12 March, 2015

Hear What You’re Missing


Last week Vox posted an interesting article called “Listen to what gets lost when an MP3 is made”. It features the work of a Ph.D. student named Ryan McGuire who is behind a project to let people hear the sounds that are discarded when a song is made into an MP3.

The MP3 format can reduce the file size of a song as much as 10-fold, but in the process something has to be filtered out. Which sounds get filtered out of a song to make the file smaller was determined in 1993 by a group of European sound engineers who using songs like Tracy Chapman’s “Fast Car,” and Vega’s “Tom’s Diner.” In 1994, MP3s became a public format and, after the advent and widespread use of the internet, they are now the primary format that most people listen to music in.

But what happened to those filtered out sounds?
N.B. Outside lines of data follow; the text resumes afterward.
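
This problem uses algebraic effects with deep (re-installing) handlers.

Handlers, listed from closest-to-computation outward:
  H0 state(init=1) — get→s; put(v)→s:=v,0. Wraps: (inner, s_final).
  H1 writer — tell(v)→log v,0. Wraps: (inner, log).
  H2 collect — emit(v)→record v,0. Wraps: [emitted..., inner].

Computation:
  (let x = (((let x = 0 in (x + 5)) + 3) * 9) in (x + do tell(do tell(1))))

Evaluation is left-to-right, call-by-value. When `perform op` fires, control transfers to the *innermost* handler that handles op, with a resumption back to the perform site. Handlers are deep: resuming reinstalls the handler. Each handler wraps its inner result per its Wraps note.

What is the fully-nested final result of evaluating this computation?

Working:
tell(1) @ H1 ⇒ log+=1
tell(0) @ H1 ⇒ log+=0
H0 returns (72, 1)
H1 returns ((72, 1), (1, 0))
H2 returns [((72, 1), (1, 0))]
= [((72, 1), (1, 0))]

Answer: [((72, 1), (1, 0))]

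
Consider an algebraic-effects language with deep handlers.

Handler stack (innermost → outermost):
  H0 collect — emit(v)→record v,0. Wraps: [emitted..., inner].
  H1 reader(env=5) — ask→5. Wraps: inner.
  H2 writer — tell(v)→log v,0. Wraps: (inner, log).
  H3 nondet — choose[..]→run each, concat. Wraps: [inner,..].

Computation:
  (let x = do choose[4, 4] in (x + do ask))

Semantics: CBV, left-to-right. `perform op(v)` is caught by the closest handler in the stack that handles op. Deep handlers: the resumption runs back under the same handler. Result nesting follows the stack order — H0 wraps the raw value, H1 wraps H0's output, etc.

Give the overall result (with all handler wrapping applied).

Working:
choose[4, 4] @ H3
  branch[0] choose=4:
    ask @ H1 ⇒ 5
    H0 returns [9]
    H1 returns [9]
    H2 returns ([9], ())
    H3 returns [([9], ())]
  branch[1] choose=4:
    ask @ H1 ⇒ 5
    H0 returns [9]
    H1 returns [9]
    H2 returns ([9], ())
    H3 returns [([9], ())]
= [([9], ()), ([9], ())]

Answer: [([9], ()), ([9], ())]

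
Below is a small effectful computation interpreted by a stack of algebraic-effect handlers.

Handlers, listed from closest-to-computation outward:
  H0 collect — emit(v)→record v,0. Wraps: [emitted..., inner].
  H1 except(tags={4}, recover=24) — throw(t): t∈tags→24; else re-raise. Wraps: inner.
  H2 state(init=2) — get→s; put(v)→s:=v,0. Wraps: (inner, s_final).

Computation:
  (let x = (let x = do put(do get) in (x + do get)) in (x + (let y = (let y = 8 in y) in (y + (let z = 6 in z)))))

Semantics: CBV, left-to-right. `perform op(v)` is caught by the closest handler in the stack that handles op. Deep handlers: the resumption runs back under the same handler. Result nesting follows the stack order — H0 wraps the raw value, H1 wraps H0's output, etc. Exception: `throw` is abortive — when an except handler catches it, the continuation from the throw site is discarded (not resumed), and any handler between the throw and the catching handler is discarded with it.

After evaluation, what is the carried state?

Step-by-step:
get @ H2 ⇒ 2
put(2) @ H2 ⇒ s:=2
get @ H2 ⇒ 2
H0 returns [16]
H1 returns [16]
H2 returns ([16], 2)
= ([16], 2)

Answer: 2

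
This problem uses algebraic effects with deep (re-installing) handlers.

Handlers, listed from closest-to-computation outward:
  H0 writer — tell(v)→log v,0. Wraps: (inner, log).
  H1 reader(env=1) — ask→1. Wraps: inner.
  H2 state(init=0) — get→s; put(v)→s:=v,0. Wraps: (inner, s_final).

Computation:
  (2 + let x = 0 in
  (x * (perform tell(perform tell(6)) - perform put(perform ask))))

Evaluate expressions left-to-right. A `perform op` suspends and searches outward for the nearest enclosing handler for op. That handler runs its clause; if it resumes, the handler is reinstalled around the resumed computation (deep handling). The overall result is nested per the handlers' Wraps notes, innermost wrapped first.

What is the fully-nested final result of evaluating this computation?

Working:
tell(6) @ H0 ⇒ log+=6
tell(0) @ H0 ⇒ log+=0
ask @ H1 ⇒ 1
put(1) @ H2 ⇒ s:=1
H0 returns (2, (6, 0))
H1 returns (2, (6, 0))
H2 returns ((2, (6, 0)), 1)
= ((2, (6, 0)), 1)

Answer: ((2, (6, 0)), 1)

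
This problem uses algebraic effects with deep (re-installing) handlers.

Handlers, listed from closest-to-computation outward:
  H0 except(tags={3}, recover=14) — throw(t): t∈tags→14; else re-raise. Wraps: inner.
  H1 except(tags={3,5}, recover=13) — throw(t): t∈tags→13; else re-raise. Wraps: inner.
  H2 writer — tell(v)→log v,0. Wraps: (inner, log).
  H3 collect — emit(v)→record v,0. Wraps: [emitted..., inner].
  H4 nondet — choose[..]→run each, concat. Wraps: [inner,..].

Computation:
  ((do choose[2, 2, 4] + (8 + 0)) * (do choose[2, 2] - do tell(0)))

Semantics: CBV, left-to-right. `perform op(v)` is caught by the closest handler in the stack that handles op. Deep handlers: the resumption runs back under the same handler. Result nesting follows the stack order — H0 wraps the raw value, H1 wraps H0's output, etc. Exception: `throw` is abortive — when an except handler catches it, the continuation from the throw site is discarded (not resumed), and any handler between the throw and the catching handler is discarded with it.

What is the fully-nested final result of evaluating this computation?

Answer: [[(20, (0))], [(20, (0))], [(20, (0))], [(20, (0))], [(24, (0))], [(24, (0))]]

Evaluation trace:
choose[2, 2, 4] @ H4
  branch[0] choose=2:
    choose[2, 2] @ H4
      branch[0] choose=2:
        tell(0) @ H2 ⇒ log+=0
        H0 returns 20
        H1 returns 20
        H2 returns (20, (0))
        H3 returns [(20, (0))]
        H4 returns [[(20, (0))]]
      branch[1] choose=2:
        tell(0) @ H2 ⇒ log+=0
        H0 returns 20
        H1 returns 20
        H2 returns (20, (0))
        H3 returns [(20, (0))]
        H4 returns [[(20, (0))]]
  branch[1] choose=2:
    choose[2, 2] @ H4
      branch[0] choose=2:
        tell(0) @ H2 ⇒ log+=0
        H0 returns 20
        H1 returns 20
        H2 returns (20, (0))
        H3 returns [(20, (0))]
        H4 returns [[(20, (0))]]
      branch[1] choose=2:
        tell(0) @ H2 ⇒ log+=0
        H0 returns 20
        H1 returns 20
        H2 returns (20, (0))
        H3 returns [(20, (0))]
        H4 returns [[(20, (0))]]
  branch[2] choose=4:
    choose[2, 2] @ H4
      branch[0] choose=2:
        tell(0) @ H2 ⇒ log+=0
        H0 returns 24
        H1 returns 24
        H2 returns (24, (0))
        H3 returns [(24, (0))]
        H4 returns [[(24, (0))]]
      branch[1] choose=2:
        tell(0) @ H2 ⇒ log+=0
        H0 returns 24
        H1 returns 24
        H2 returns (24, (0))
        H3 returns [(24, (0))]
        H4 returns [[(24, (0))]]
= [[(20, (0))], [(20, (0))], [(20, (0))], [(20, (0))], [(24, (0))], [(24, (0))]]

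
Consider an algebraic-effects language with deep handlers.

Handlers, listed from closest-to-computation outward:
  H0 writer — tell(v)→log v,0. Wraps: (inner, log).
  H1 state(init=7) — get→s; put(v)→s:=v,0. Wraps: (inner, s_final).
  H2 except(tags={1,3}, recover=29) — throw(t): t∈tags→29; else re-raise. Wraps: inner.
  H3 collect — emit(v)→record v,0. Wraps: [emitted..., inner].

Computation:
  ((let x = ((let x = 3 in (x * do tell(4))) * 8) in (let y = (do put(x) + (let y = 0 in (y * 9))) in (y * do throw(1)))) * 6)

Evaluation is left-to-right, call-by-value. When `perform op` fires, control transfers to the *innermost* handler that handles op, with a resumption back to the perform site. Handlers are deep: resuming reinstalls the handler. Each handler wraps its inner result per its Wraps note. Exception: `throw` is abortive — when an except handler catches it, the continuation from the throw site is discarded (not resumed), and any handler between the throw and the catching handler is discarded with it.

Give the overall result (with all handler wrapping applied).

Working:
tell(4) @ H0 ⇒ log+=4
put(0) @ H1 ⇒ s:=0
throw(1) @ H2 caught ⇒ 29
H3 returns [29]
= [29]

Answer: [29]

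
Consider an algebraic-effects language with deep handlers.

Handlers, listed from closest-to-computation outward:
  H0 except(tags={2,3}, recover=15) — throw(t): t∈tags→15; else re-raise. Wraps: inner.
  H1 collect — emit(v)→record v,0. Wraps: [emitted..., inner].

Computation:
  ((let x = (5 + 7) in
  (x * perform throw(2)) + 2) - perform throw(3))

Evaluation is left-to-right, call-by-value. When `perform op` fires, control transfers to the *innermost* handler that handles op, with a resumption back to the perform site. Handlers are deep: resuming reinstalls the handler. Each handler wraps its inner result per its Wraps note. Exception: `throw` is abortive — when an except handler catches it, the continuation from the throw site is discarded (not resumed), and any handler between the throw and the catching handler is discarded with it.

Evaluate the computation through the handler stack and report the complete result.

Working:
throw(2) @ H0 caught ⇒ 15
H1 returns [15]
= [15]

Answer: [15]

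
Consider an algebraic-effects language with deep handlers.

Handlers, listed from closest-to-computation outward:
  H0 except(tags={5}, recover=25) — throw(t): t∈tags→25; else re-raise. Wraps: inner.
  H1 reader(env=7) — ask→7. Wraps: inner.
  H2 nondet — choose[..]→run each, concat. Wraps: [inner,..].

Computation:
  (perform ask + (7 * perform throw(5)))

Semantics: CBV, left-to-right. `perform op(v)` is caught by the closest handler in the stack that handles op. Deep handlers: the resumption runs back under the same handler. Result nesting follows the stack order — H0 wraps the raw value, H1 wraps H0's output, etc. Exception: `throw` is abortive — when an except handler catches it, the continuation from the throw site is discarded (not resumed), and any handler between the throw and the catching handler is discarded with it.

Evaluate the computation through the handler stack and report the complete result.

Working:
ask @ H1 ⇒ 7
throw(5) @ H0 caught ⇒ 25
H1 returns 25
H2 returns [25]
= [25]

Answer: [25]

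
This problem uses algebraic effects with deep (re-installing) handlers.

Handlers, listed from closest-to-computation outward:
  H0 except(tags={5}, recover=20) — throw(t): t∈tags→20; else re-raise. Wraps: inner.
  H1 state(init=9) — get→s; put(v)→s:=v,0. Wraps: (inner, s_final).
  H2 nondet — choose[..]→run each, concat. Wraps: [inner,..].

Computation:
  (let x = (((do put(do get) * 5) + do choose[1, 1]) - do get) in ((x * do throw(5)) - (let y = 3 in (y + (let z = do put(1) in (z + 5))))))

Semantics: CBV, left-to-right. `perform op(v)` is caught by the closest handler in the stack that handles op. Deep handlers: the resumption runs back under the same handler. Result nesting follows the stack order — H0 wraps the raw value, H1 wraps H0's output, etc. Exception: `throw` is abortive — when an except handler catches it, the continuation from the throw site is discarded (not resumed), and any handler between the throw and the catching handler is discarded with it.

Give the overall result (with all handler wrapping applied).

Answer: [(20, 9), (20, 9)]

Working:
get @ H1 ⇒ 9
put(9) @ H1 ⇒ s:=9
choose[1, 1] @ H2
  branch[0] choose=1:
    get @ H1 ⇒ 9
    throw(5) @ H0 caught ⇒ 20
    H1 returns (20, 9)
    H2 returns [(20, 9)]
  branch[1] choose=1:
    get @ H1 ⇒ 9
    throw(5) @ H0 caught ⇒ 20
    H1 returns (20, 9)
    H2 returns [(20, 9)]
= [(20, 9), (20, 9)]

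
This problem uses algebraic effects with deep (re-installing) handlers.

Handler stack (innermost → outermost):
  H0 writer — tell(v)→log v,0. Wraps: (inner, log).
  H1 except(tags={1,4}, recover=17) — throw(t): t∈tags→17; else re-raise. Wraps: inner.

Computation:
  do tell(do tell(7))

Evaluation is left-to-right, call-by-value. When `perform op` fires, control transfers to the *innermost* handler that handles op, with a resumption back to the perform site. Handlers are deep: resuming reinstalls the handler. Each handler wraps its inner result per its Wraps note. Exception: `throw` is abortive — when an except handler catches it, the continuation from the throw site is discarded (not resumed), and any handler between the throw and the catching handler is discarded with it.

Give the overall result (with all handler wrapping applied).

Step-by-step:
tell(7) @ H0 ⇒ log+=7
tell(0) @ H0 ⇒ log+=0
H0 returns (0, (7, 0))
H1 returns (0, (7, 0))
= (0, (7, 0))

Answer: (0, (7, 0))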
Ryan MaGuire, a a Ph.D. student in Composition and Computer Technologies at the University of Virginia Center for Computer Music, created a project called “moDernisT” to find out. McGuire’s project pulls out those missing sounds and lets them live on their own.

According to the article “Tom’s Diner” by Susanne Vega was the first song to become an MP3. And here are the leftovers from that song after having been compressed.

moDernisT_v1 from Ryan Patrick Maguire on Vimeo.

It’s quite a bit more than I thought it would be. I figured that stuff beyond a certain frequency would have been lopped off but it really sounds like the compression process takes out a bit of everything.